According to the American Council on Education’s American College President Study, the frequency of presidential turnover is increasing, with more than half of presidents or chancellors intending to leave their positions within five years. These figures point to an urgent need for higher education institutions to prepare effectively and efficiently for the departure of their top executive – whether the exit is sudden or planned. While each scenario is unique, there are some universal considerations in preparing for a presidential change. Below are five of the most common questions we are asked about leadership transition planning.
1. When should a transition plan be created?
Transition planning is an ongoing process, beginning long before the current president leaves the institution. It can be challenging to think about new leadership when your current leader is performing well. But a comprehensive transition plan should be standard policy to mitigate risk and reduce reactionary decision making. Moreover, the plan should be reviewed on a regular basis to ensure it is current.
2. Who should be involved in developing the plan?
A presidential transition warrants the coordination of several individuals to ensure a smooth process. Most colleges and universities charge the executive committee with studying the issue and recommending transition policy and procedure. It is strongly recommended that institutions establish a separate transition committee. In either case, the group would seek the input and guidance of various interested parties, including legal counsel, the communications officer, government relations personnel, the current president’s executive assistant and/or cabinet, and constituent groups, such as faculty, staff, students, alumni, and community leaders. Governing board policies and member contributions also must be respected.
3. What factors should we take into consideration when establishing a transition plan?
First, it is prudent to take into account the potential reasons that a leader may be exiting. Perhaps the current president is planning his or her retirement or has accepted another position. It is also possible the board may be initiating a termination or non-renewal of a contract. Or the transition may occur suddenly, such as from an illness or other abrupt issue. It is crucial to develop a transition plan that speaks to each of these possibilities, as they will likely necessitate distinct actions with different timelines.
Some elements to consider include:
4. Should we appoint an interim president during a transition?

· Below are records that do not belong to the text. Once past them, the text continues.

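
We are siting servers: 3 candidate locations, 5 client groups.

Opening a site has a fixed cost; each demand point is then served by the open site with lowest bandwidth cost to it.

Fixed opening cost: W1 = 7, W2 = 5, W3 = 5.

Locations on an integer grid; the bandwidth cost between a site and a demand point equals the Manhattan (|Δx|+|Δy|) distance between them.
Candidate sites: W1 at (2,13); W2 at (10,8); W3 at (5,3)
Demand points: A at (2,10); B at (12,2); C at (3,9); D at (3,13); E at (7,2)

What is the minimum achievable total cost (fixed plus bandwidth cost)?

Open {W1, W3}: assign each demand point to its cheapest open site.
  A→W1 3, B→W3 8, C→W1 5, D→W1 1, E→W3 3
  bandwidth cost 20, fixed 12 → total 32.
Compare {W1, W2, W3}: bandwidth cost 20 + fixed 17 = 37.
Compare {W1, W2}: bandwidth cost 26 + fixed 12 = 38.
Compare {W3}: bandwidth cost 41 + fixed 5 = 46.
All other subsets cost ≥ 37. Minimum total cost: 32.

32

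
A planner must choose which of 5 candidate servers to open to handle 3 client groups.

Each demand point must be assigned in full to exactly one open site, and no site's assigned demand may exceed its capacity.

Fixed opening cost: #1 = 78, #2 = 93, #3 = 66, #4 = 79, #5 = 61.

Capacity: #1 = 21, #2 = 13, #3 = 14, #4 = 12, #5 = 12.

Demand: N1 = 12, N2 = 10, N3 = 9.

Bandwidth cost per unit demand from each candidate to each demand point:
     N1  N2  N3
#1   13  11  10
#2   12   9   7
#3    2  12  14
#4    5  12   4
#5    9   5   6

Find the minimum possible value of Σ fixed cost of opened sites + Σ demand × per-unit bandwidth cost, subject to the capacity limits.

Open {#3, #4, #5}; cheapest assignment that respects the capacities:
  #3 (cap 14, load 12): N1 — cost 12×2 = 24
  #4 (cap 12, load 9): N3 — cost 9×4 = 36
  #5 (cap 12, load 10): N2 — cost 10×5 = 50
  Shipping 110, fixed 206 → total 316.
  Any other capacity-feasible assignment to {#3, #4, #5} ships for at least 110.
Compare {#2, #3, #5}: its best feasible assignment gives total 357.
Compare {#1, #3}: its best feasible assignment gives total 368.
Every other set of open sites that can feasibly serve all demand totals ≥ 357 even under its best assignment. Minimum: 316.

316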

A board may opt to identify an interim executive or elevate an internal leader to maintain continuity or even stabilize a campus during the transition process. This allows the board and search committee sufficient time – from six months to a year – to conduct a search for new leadership. Define the qualities and characteristics the temporary leader should have to guide the institution through this period of change. And be clear up front about whether this individual can be a candidate for the permanent position. In some cases, internal candidates may deter external candidates from participating in the process, reducing the diversity and quality of your pool. It also may pose a conflict of interest if the leader is faced with decisions that might benefit his or her candidacy during the interim period.
5. What is the role, if any, of the outgoing President?
If the president is departing under positive circumstances, he or she may provide insights on the position and the institution that could strengthen the transition plan. Also, search consultants might want to visit with the sitting president to discuss the role from his or her perspective. However, it is best that a sitting president not participate on the search committee, so as not to inhibit a fair and equitable process.
While there is not a prescribed “To Do” list in the event of a presidential departure, trustees can create a transition framework that is meaningful and relevant to their institution. Transition planning is not a statement on the current leader or the state of the institution; rather, it is a sign of a healthy, responsible board, and it helps to ensure an outcome most beneficial to the organization and its constituencies.